Au final, il se demandait si Tom n'était pas comme ces gens qui se voyaient hors de leur corps, en simple spectateurs de leur vie, de ce qu'ils subissaient. C'était peut-être pour cette raison qu'il ne réagissait presque jamais. Il était juste ailleurs. Dans un monde où sa vie n'était pas celle-là. Il vivait là où ses souvenirs n'étaient pas.
Dans tous les cas, il ne savait rien d'autre que la mort de sa famille. Il ne savait ni comment c'était arrivé, ni comment il avait vécu avant ça. Rien n'était indiqué parce que personne n'avait cherché et il n'avait jamais parlé.

Une fois sa cigarette terminée, il se dépêcha de remonter, se concentrant sur d'autres patients, d'autres problèmes, d'autres pathologies. Il alla tout d'abord rendre visite au jeune garçon arrivé quelques jours plus tôt pour cette histoire de tocs. Sans grande surprise, il le retrouva en train de compter. Les yeux rivés sur le plafond, il comptait le nombre de dalles ternes et grisâtres que contenait celui-ci. Bill décida de le laisser finir afin de ne pas le perturber, s'asseyant alors dans le fauteuil en attendant. Il l'observa se perdre. Une fois, deux fois. Ne pas réussir jusqu'au bout l'angoissait et Bill savait parfaitement qu'il ne s'arrêterait pas tant qu'il n'aurait pas fini.
Durant tout ce temps, le silence domina la pièce. Son patient, Sacha, comptait mentalement, alors aucun bruit ne sortait de sa bouche. Bill savait qu'il se perdait au milieu des dalles identiques chaque fois que ses mains tremblaient et se refermaient en poings serrés. Les traits de son visage se crispaient de nervosité et d'angoisse. Cette obsession le rongeait et c'était ce dont Bill devait s'occuper.
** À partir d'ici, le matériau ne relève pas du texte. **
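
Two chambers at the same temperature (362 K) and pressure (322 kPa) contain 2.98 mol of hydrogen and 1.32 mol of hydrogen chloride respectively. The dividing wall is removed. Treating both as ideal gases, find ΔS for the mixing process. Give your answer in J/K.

Mole fractions: x_A = 2.98/4.3 = 0.693, x_B = 0.307.
ΔS_mix = −R(n_A ln x_A + n_B ln x_B) = −8.314 × (2.98 ln 0.693 + 1.32 ln 0.307) = 22 J/K.

ΔS_mix = 22 J/K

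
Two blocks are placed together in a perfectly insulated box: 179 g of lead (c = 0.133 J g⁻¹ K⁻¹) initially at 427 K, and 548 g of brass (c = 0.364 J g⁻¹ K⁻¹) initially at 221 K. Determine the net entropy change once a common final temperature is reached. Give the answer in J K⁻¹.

ΔS_total = 5.48 J/K

Energy balance: T_f = (m₁c₁T₁ + m₂c₂T₂)/(m₁c₁ + m₂c₂) = 242.96 K.
ΔS₁ = m₁c₁ ln(T_f/T₁) = 23.807 × ln(242.96/427) = -13.42 J/K.
ΔS₂ = m₂c₂ ln(T_f/T₂) = 199.472 × ln(242.96/221) = 18.9 J/K.
ΔS_total = -13.42 + 18.9 = 5.48 J/K.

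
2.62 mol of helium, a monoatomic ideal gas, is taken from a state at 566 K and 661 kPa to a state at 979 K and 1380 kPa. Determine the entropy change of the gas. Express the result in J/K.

ΔS = nC_p ln(T₂/T₁) − nR ln(P₂/P₁), with C_p = 5R/2 = 20.79 J mol⁻¹ K⁻¹ for a monoatomic ideal gas.
ΔS = 2.62 × [20.79 × ln(979/566) − 8.314 × ln(1380/661)] = 13.8 J/K.

ΔS = 13.8 J/K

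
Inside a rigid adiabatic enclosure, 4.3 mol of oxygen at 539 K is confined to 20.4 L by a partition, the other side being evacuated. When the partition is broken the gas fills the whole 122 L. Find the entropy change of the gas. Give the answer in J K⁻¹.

ΔS_gas = 63.9 J/K

No heat is exchanged and no work is done, so the ideal-gas temperature stays constant.
Entropy is a state function; using a reversible isothermal path, ΔS_gas = nR ln(V₂/V₁) = 4.3 × 8.314 × ln(122/20.4) = 63.9 J/K.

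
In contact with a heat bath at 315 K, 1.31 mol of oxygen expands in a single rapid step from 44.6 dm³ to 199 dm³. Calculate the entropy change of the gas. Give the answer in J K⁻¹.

Entropy is a state function, so ΔS_gas depends only on the end states.
For an isothermal ideal gas ΔS_gas = nR ln(V₂/V₁) = 1.31 × 8.314 × ln(199/44.6) = 16.3 J/K.

ΔS_gas = 16.3 J/K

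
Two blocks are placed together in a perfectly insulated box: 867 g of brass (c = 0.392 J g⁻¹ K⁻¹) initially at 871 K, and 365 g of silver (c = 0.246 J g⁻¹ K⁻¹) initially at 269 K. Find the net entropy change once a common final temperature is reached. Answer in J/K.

ΔS_total = 38.5 J/K

Energy balance: T_f = (m₁c₁T₁ + m₂c₂T₂)/(m₁c₁ + m₂c₂) = 745.19 K.
ΔS₁ = m₁c₁ ln(T_f/T₁) = 339.864 × ln(745.19/871) = -53.02 J/K.
ΔS₂ = m₂c₂ ln(T_f/T₂) = 89.79 × ln(745.19/269) = 91.49 J/K.
ΔS_total = -53.02 + 91.49 = 38.5 J/K.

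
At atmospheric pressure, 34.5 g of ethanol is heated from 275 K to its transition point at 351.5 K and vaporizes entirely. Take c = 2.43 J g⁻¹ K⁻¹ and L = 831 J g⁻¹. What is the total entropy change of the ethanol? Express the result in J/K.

ΔS = 102 J/K

Warming step: ΔS₁ = m c ln(T_tr/T_i) = 34.5 × 2.43 × ln(351.5/275) = 20.58 J/K.
Phase change: ΔS₂ = +mL/T_tr = 34.5 × 831 / 351.5 = 81.56 J/K.
ΔS_total = (20.58) + (81.56) = 102 J/K.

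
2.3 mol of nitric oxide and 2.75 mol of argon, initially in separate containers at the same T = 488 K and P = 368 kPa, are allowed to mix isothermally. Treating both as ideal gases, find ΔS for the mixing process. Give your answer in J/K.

Mole fractions: x_A = 2.3/5.05 = 0.455, x_B = 0.545.
ΔS_mix = −R(n_A ln x_A + n_B ln x_B) = −8.314 × (2.3 ln 0.455 + 2.75 ln 0.545) = 28.9 J/K.

ΔS_mix = 28.9 J/K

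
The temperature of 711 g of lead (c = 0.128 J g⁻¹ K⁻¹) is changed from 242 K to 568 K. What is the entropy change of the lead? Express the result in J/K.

ΔS = ∫dQ_rev/T = m c ln(T₂/T₁) = 711 × 0.128 × ln(568/242) = 77.6 J/K.

ΔS = 77.6 J/K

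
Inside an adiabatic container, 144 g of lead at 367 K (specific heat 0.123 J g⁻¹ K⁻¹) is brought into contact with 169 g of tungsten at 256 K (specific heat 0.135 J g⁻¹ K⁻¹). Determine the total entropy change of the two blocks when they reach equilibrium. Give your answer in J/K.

Energy balance: T_f = (m₁c₁T₁ + m₂c₂T₂)/(m₁c₁ + m₂c₂) = 304.51 K.
ΔS₁ = m₁c₁ ln(T_f/T₁) = 17.712 × ln(304.51/367) = -3.306 J/K.
ΔS₂ = m₂c₂ ln(T_f/T₂) = 22.815 × ln(304.51/256) = 3.959 J/K.
ΔS_total = -3.306 + 3.959 = 0.653 J/K.

ΔS_total = 0.653 J/K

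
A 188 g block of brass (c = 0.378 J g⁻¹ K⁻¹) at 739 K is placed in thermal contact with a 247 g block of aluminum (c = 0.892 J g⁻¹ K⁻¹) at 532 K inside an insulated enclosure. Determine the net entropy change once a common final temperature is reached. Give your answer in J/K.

ΔS_total = 3.06 J/K

Energy balance: T_f = (m₁c₁T₁ + m₂c₂T₂)/(m₁c₁ + m₂c₂) = 582.48 K.
ΔS₁ = m₁c₁ ln(T_f/T₁) = 71.064 × ln(582.48/739) = -16.91 J/K.
ΔS₂ = m₂c₂ ln(T_f/T₂) = 220.324 × ln(582.48/532) = 19.97 J/K.
ΔS_total = -16.91 + 19.97 = 3.06 J/K.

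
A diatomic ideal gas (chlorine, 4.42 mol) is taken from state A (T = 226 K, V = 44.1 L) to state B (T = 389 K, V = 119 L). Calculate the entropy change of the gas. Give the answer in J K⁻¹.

Entropy is a state function: ΔS = nC_V ln(T₂/T₁) + nR ln(V₂/V₁), with C_V = 5R/2 = 20.79 J mol⁻¹ K⁻¹ for a diatomic ideal gas.
ΔS = 4.42 × [20.79 × ln(389/226) + 8.314 × ln(119/44.1)] = 86.4 J/K.

ΔS = 86.4 J/K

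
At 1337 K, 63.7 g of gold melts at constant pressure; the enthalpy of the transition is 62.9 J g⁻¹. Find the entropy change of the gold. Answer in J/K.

ΔS = 3 J/K

Heat absorbed by the substance: Q = mL = 63.7 × 62.9 = 4006.73 J.
At constant T, ΔS = Q_rev/T = 4006.73 / 1337 = 3 J/K.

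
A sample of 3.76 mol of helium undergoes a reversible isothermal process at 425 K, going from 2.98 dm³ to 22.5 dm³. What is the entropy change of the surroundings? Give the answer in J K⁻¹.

For an isothermal ideal gas ΔS_gas = nR ln(V₂/V₁) = 3.76 × 8.314 × ln(22.5/2.98) = 63.2 J/K.
The process is reversible, so ΔS_surr = −ΔS_gas = -63.2 J/K and ΔS_universe = 0.

ΔS_surr = -63.2 J/K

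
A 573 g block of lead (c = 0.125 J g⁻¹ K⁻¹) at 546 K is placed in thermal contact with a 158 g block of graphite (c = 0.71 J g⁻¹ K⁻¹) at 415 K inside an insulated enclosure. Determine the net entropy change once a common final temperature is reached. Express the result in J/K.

ΔS_total = 1.67 J/K

Energy balance: T_f = (m₁c₁T₁ + m₂c₂T₂)/(m₁c₁ + m₂c₂) = 466.05 K.
ΔS₁ = m₁c₁ ln(T_f/T₁) = 71.625 × ln(466.05/546) = -11.34 J/K.
ΔS₂ = m₂c₂ ln(T_f/T₂) = 112.18 × ln(466.05/415) = 13.01 J/K.
ΔS_total = -11.34 + 13.01 = 1.67 J/K.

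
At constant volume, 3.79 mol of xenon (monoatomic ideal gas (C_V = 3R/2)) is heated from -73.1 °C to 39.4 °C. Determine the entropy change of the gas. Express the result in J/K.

ΔS = 21.1 J/K

In kelvin: T₁ = 200.05 K, T₂ = 312.55 K. At constant volume, ΔS = nC_V ln(T₂/T₁) with C_V = 3R/2 = 12.47 J mol⁻¹ K⁻¹.
ΔS = 3.79 × 12.47 × ln(312.55/200.05) = 21.1 J/K.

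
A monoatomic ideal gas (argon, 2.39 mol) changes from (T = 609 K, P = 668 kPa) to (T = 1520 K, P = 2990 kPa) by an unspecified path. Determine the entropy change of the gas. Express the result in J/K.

ΔS = nC_p ln(T₂/T₁) − nR ln(P₂/P₁), with C_p = 5R/2 = 20.79 J mol⁻¹ K⁻¹ for a monoatomic ideal gas.
ΔS = 2.39 × [20.79 × ln(1520/609) − 8.314 × ln(2990/668)] = 15.7 J/K.

ΔS = 15.7 J/K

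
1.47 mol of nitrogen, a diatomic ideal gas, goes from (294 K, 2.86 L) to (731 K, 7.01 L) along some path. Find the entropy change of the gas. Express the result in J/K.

ΔS = 38.8 J/K

Entropy is a state function: ΔS = nC_V ln(T₂/T₁) + nR ln(V₂/V₁), with C_V = 5R/2 = 20.79 J mol⁻¹ K⁻¹ for a diatomic ideal gas.
ΔS = 1.47 × [20.79 × ln(731/294) + 8.314 × ln(7.01/2.86)] = 38.8 J/K.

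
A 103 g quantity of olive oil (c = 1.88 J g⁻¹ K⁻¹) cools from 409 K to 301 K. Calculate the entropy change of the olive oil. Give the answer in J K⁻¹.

ΔS = ∫dQ_rev/T = m c ln(T₂/T₁) = 103 × 1.88 × ln(301/409) = -59.4 J/K.

ΔS = -59.4 J/K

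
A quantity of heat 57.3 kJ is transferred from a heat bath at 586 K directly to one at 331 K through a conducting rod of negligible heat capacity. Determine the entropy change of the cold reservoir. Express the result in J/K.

The cold reservoir gains heat Q, so ΔS_cold = +Q/T_C = 57300/331 = 173 J/K.

ΔS_cold = 173 J/K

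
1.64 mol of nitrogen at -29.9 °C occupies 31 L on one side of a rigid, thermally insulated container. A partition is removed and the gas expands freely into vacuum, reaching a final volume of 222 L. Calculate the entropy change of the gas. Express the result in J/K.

ΔS_gas = 26.8 J/K

No heat is exchanged and no work is done, so the ideal-gas temperature stays constant.
Entropy is a state function; using a reversible isothermal path, ΔS_gas = nR ln(V₂/V₁) = 1.64 × 8.314 × ln(222/31) = 26.8 J/K.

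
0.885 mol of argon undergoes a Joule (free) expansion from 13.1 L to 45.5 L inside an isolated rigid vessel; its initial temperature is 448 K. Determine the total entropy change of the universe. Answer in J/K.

ΔS_universe = 9.16 J/K

For an ideal gas in free expansion Q = 0 and W = 0, so T is unchanged.
Entropy is a state function; using a reversible isothermal path, ΔS_gas = nR ln(V₂/V₁) = 0.885 × 8.314 × ln(45.5/13.1) = 9.16 J/K.
The insulated surroundings exchange no heat, so ΔS_surr = 0 and ΔS_universe = ΔS_gas.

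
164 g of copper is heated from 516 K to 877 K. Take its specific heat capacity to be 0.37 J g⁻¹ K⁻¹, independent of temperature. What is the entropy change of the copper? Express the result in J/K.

ΔS = 32.2 J/K

ΔS = ∫dQ_rev/T = m c ln(T₂/T₁) = 164 × 0.37 × ln(877/516) = 32.2 J/K.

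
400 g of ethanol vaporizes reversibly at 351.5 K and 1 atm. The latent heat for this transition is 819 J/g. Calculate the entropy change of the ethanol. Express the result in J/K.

Heat absorbed by the substance: Q = mL = 400 × 819 = 327600 J.
At constant T, ΔS = Q_rev/T = 327600 / 351.5 = 932 J/K.

ΔS = 932 J/K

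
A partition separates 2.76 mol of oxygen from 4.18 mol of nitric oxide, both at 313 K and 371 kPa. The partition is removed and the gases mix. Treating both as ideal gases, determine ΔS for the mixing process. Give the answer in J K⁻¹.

ΔS_mix = 38.8 J/K

Mole fractions: x_A = 2.76/6.94 = 0.398, x_B = 0.602.
ΔS_mix = −R(n_A ln x_A + n_B ln x_B) = −8.314 × (2.76 ln 0.398 + 4.18 ln 0.602) = 38.8 J/K.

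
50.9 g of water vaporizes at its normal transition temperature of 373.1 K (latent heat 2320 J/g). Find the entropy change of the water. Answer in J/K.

Heat absorbed by the substance: Q = mL = 50.9 × 2320 = 118088 J.
At constant T, ΔS = Q_rev/T = 118088 / 373.1 = 317 J/K.

ΔS = 317 J/K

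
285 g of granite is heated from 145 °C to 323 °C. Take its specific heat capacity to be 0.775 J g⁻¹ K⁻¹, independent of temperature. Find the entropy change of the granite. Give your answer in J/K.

ΔS = 78.3 J/K

In kelvin: T₁ = 418.15 K, T₂ = 596.15 K. ΔS = ∫dQ_rev/T = m c ln(T₂/T₁) = 285 × 0.775 × ln(596.15/418.15) = 78.3 J/K.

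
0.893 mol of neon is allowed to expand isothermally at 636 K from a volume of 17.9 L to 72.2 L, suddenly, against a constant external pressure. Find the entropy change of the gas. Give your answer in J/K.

ΔS_gas = 10.4 J/K

Entropy is a state function, so ΔS_gas depends only on the end states.
For an isothermal ideal gas ΔS_gas = nR ln(V₂/V₁) = 0.893 × 8.314 × ln(72.2/17.9) = 10.4 J/K.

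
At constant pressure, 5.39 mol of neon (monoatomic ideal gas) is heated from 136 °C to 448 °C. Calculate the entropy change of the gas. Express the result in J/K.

In kelvin: T₁ = 409.15 K, T₂ = 721.15 K. At constant pressure, ΔS = nC_p ln(T₂/T₁) with C_p = 5R/2 = 20.79 J mol⁻¹ K⁻¹.
ΔS = 5.39 × 20.79 × ln(721.15/409.15) = 63.5 J/K.

ΔS = 63.5 J/K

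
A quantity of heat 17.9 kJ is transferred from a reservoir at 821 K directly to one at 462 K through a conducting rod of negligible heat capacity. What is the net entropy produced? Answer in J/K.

ΔS_total = 16.9 J/K

ΔS_hot = −Q/T_H = −17900/821 = -21.8 J/K and ΔS_cold = +Q/T_C = 17900/462 = 38.74 J/K.
ΔS_total = -21.8 + 38.74 = 16.9 J/K, positive as the second law requires.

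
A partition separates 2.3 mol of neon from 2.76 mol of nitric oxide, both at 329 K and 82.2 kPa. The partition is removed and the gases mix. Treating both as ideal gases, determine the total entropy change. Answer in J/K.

ΔS_mix = 29 J/K

Mole fractions: x_A = 2.3/5.06 = 0.455, x_B = 0.545.
ΔS_mix = −R(n_A ln x_A + n_B ln x_B) = −8.314 × (2.3 ln 0.455 + 2.76 ln 0.545) = 29 J/K.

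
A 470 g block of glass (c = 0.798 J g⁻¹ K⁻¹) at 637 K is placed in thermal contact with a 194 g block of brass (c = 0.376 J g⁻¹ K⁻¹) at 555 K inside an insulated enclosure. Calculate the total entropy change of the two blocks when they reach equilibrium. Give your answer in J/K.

Energy balance: T_f = (m₁c₁T₁ + m₂c₂T₂)/(m₁c₁ + m₂c₂) = 623.65 K.
ΔS₁ = m₁c₁ ln(T_f/T₁) = 375.06 × ln(623.65/637) = -7.945 J/K.
ΔS₂ = m₂c₂ ln(T_f/T₂) = 72.944 × ln(623.65/555) = 8.507 J/K.
ΔS_total = -7.945 + 8.507 = 0.562 J/K.

ΔS_total = 0.562 J/K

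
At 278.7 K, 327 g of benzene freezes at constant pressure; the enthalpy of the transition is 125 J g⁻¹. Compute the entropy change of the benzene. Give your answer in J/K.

ΔS = -147 J/K

Heat released by the substance: Q = −mL = −327 × 125 = −40875 J.
At constant T, ΔS = Q_rev/T = −40875 / 278.7 = -147 J/K.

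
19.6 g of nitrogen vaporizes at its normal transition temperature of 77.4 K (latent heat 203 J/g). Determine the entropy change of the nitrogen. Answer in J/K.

Heat absorbed by the substance: Q = mL = 19.6 × 203 = 3978.8 J.
At constant T, ΔS = Q_rev/T = 3978.8 / 77.4 = 51.4 J/K.

ΔS = 51.4 J/K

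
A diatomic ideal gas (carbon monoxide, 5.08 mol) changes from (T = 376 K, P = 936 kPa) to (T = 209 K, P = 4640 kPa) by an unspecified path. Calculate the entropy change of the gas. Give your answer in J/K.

ΔS = nC_p ln(T₂/T₁) − nR ln(P₂/P₁), with C_p = 7R/2 = 29.1 J mol⁻¹ K⁻¹ for a diatomic ideal gas.
ΔS = 5.08 × [29.1 × ln(209/376) − 8.314 × ln(4640/936)] = -154 J/K.

ΔS = -154 J/K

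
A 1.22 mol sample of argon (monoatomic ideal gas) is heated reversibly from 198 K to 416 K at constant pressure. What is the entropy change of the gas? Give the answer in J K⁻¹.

At constant pressure, ΔS = nC_p ln(T₂/T₁) with C_p = 5R/2 = 20.79 J mol⁻¹ K⁻¹.
ΔS = 1.22 × 20.79 × ln(416/198) = 18.8 J/K.

ΔS = 18.8 J/K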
Il fallut de longues, très longues minutes, avant que le jeune garçon n'accorde son attention à son médecin. Visiblement rassuré par sa présence, il lui adressa un petit sourire et Bill ne se priva pas de le lui rendre.

« Comment te sens-tu ? »

« Ça va, je commence à m'y faire. » ; Bill acquiesça en sachant qu'il parlait de la chambre. Il avait dû en examiner chaque recoin, compter tout et n'importe quoi et bien s'angoisser avant d'enfin se sentir familier avec ce qui l'entourait.

« Gabriel t'a bien donné ton traitement ? » ; le garçon confirma. « Bien. Au bout du huitième jour, je devrais en changer un, mais je te le rappellerais et te l'expliquerais, d'accord ? »

« D'accord. »

« Pourquoi tu t'es frotté les mains jusqu'à ce qu'elles soient rouges ? » ; lui demanda-t-il ensuite. Sacha baissa le regard vers ses mains irritées à force d'avoir été trop lavées et frottées sous l'eau.

« J'avais l'impression qu'elles étaient toujours sales. »

« Pourquoi ? » ; le jeune tourna un regard confus vers lui. « Pourquoi elles t'ont paru si sales ? »

« Je pensais... » ; répondit-il sans pour autant développer.

« Et tu crois que te laver les mains effacera tes pensées ? »

« Non ! » ; Bill plissa les yeux, sachant que ça l'ennuyait mais qu'il ne pouvait pas aller contre. « Je sais que c'est inutile, mais si je le fais pas je... je ne peux pas. »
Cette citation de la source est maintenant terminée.